One out of three? Bummer! I can do better than that.
Let me once again whip out my trusty, dusty, and occasionally accurate crystal ball to make three calls that may play out over the next few trading days.
1. BlackBerry will close lower on the week
There are plenty of reasons to get excited about BlackBerry (BBRY 0.01%) as it reports quarterly results on Friday. The smartphone pioneer is expected to post a small quarterly profit, which would reverse a sharp loss a year earlier. We'll also get our first official snapshot of how the devices running BlackBerry's updated operating system are doing. It helps that BlackBerry just rolled out cheaper smartphones to help grow outside its high-end corporate niche.
However, the stock has already more than doubled since bottoming out last summer. This naturally leads to higher expectations while its rivals are only getting hungrier. I haven't seen too many new BlackBerry devices in the wild lately. Have you?
My first call is for BlackBerry shares to move lower on the week.
2.The Nasdaq Composite will beat the Dow this week
Tech has been a big winner in recent years, so betting on tech over stodgy blue chips has been a good bet for me more often than not. I'm going to stick with this pick. Most of the names in the composite are just too cheap at this point, and tech should be what carries us through the economic recovery.

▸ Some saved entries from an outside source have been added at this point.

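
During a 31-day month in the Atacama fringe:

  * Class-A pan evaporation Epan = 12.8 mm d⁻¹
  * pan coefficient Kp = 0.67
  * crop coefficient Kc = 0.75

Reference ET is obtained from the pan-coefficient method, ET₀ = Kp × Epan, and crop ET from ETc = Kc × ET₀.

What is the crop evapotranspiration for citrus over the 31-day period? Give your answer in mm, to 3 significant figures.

ET₀ = 0.67 × 12.8 = 8.5760 mm/d
ETc = Kc × ET₀ = 0.75 × 8.5760 = 6.4320 mm/d
Over 31 days: 6.4320 × 31 = 199.392 mm

199 mm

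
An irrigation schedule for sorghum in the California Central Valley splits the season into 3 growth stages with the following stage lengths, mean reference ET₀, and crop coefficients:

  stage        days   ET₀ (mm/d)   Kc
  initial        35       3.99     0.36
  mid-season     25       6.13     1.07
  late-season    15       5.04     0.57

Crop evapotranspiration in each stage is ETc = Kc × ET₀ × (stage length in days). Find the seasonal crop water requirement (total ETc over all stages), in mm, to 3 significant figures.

initial: 0.36 × 3.99 × 35 = 50.27 mm
mid-season: 1.07 × 6.13 × 25 = 163.98 mm
late-season: 0.57 × 5.04 × 15 = 43.09 mm
Seasonal total = 257.34 mm

257 mm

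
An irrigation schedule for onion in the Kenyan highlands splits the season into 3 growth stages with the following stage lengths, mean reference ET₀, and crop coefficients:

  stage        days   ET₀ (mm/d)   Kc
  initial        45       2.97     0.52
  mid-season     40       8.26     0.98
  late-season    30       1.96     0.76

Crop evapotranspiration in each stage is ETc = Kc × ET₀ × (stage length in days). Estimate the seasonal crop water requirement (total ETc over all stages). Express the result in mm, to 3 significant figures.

initial: 0.52 × 2.97 × 45 = 69.50 mm
mid-season: 0.98 × 8.26 × 40 = 323.79 mm
late-season: 0.76 × 1.96 × 30 = 44.69 mm
Seasonal total = 437.98 mm

438 mm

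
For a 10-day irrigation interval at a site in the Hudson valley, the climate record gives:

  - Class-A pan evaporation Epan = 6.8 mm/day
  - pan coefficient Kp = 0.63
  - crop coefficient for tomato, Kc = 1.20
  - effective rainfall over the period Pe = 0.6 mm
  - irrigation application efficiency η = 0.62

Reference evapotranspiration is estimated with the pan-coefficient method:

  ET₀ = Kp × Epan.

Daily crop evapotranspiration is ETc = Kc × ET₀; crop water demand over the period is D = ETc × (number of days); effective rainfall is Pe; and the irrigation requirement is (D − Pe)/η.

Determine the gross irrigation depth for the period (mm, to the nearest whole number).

ET₀ = 0.63 × 6.8 = 4.2840 mm/d
ETc = Kc × ET₀ = 1.20 × 4.2840 = 5.1408 mm/d
Crop demand D = ETc × 10 d = 5.1408 × 10 = 51.408 mm
D − Pe = 51.408 − 0.6 = 50.808 mm
Gross irrigation = 50.808 / 0.62 = 81.948 mm

82 mm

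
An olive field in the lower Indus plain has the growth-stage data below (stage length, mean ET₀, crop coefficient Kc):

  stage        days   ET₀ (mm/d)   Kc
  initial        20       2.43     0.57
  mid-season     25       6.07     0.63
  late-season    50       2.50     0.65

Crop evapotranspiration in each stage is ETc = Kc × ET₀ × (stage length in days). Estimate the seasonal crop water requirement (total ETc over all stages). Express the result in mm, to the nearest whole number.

205 mm

initial: 0.57 × 2.43 × 20 = 27.70 mm
mid-season: 0.63 × 6.07 × 25 = 95.60 mm
late-season: 0.65 × 2.50 × 50 = 81.25 mm
Seasonal total = 204.55 mm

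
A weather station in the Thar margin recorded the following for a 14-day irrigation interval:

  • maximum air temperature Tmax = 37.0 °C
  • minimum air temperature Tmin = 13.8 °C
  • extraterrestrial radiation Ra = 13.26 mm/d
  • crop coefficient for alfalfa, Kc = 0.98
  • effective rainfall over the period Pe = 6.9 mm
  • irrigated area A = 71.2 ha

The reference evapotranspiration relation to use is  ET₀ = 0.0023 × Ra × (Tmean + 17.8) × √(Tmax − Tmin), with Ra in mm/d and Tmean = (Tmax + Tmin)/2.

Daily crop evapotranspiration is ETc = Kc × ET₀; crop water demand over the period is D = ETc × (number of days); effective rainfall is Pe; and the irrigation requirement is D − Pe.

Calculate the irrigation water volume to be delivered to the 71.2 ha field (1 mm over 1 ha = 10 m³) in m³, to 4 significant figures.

57080 m³

Tmean = (37.0 + 13.8)/2 = 25.40 °C
ET₀ = 0.0023 × 13.26 × (25.40 + 17.8) × √23.2 = 0.0023 × 13.26 × 43.20 × 4.8166 = 6.3459 mm/d
ETc = Kc × ET₀ = 0.98 × 6.3459 = 6.2190 mm/d
Crop demand D = ETc × 14 d = 6.2190 × 14 = 87.066 mm
D − Pe = 87.066 − 6.9 = 80.166 mm
Volume = 80.166 mm × 71.2 ha × 10 = 57078.2 m³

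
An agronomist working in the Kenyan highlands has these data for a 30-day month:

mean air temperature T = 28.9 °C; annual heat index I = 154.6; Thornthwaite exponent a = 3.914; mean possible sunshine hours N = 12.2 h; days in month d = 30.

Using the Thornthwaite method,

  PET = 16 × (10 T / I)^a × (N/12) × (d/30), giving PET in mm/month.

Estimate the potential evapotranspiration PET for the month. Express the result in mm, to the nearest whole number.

10T/I = 10 × 28.9 / 154.6 = 1.8693
(10T/I)^a = 1.8693^3.914 = 11.5705
Uncorrected PET = 16 × 11.5705 = 185.128 mm
Correction = (N/12)(d/30) = (12.2/12)(30/30) = 1.0167
PET = 185.128 × 1.0167 = 188.220 mm/month

188 mm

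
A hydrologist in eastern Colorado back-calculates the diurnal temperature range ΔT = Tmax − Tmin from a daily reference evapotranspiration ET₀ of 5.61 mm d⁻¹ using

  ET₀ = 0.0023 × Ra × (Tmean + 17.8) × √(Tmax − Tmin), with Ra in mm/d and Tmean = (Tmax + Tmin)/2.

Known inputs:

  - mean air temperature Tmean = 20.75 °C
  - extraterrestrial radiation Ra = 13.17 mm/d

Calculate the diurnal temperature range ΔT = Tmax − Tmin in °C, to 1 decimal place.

23.1 °C

√ΔT = ET₀ / [0.0023 × Ra × (Tmean+17.8)] = 5.61 / (0.0023 × 13.17 × 38.55) = 4.8042
ΔT = 4.8042² = 23.080 °C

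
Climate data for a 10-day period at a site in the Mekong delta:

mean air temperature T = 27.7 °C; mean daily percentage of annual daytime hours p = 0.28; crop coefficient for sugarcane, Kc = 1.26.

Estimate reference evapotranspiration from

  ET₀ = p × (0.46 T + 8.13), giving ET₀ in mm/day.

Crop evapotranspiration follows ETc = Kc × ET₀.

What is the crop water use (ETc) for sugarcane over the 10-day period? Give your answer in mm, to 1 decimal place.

ET₀ = 0.28 × (0.46 × 27.7 + 8.13) = 0.28 × 20.872 = 5.8442 mm/d
ETc = Kc × ET₀ = 1.26 × 5.8442 = 7.3637 mm/d
Over 10 days: 7.3637 × 10 = 73.637 mm

73.6 mm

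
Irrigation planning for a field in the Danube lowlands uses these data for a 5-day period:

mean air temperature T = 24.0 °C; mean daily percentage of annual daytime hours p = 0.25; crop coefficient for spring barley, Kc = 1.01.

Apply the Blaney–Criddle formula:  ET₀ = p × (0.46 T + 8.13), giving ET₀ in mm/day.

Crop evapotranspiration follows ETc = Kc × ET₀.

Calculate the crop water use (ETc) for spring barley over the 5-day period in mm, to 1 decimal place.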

The market is ripe for the tech-stacked secondary stocks to continue to outpace the 30 megacaps that make up the Dow Jones Industrial Average.
3.General Mills will beat Wall Street's earnings estimates
Some stocks are just flat-out better than others.
General Mills (GIS 0.02%) is a titan among food brands. The cereal thriller is best known for Cheerios, Lucky Charms, Wheaties, and other breakfast cereals, but General Mills is also the company behind Green Giant veggies, Yoplait yogurt, and Pillsbury bake-ready treats.
Another thing it does is make analysts look like perpetual underachievers. If analysts say the company posted a profit of $0.53 a share in its latest quarter, I'll whip out a "greater than" sign. History's on my side!
One of my best tricks to beating the market is finding stocks that perpetually land ahead of the prognosticators. Let's go over the past year of earnings reports.
Quarter |
EPS Estimate |
EPS |
Surprise |
---|---|---|---|
Q4 2012 |
$0.59 |
$0.60 |
2% |
Q1 2013 |
$0.62 |
$0.66 |
7% |
Q2 2013 |
$0.79 |
$0.86 |
9% |
Q3 2013 |
$0.57 |
$0.64 |
12% |
Things can change, of course. There's top-line consistency when it comes to foodstuffs, but margins can be all over the map. Grocers operate on razor-thin margins, and wild fluctuations in prices or the inability to pass increases on to end users can sting the bottom line.
However, it's hard to argue against the trend. Everything seems to be falling into place for another market-thumping quarter on the bottom line.
Three for the road
Well, there are three predictions right there. Let's see how I fare this week.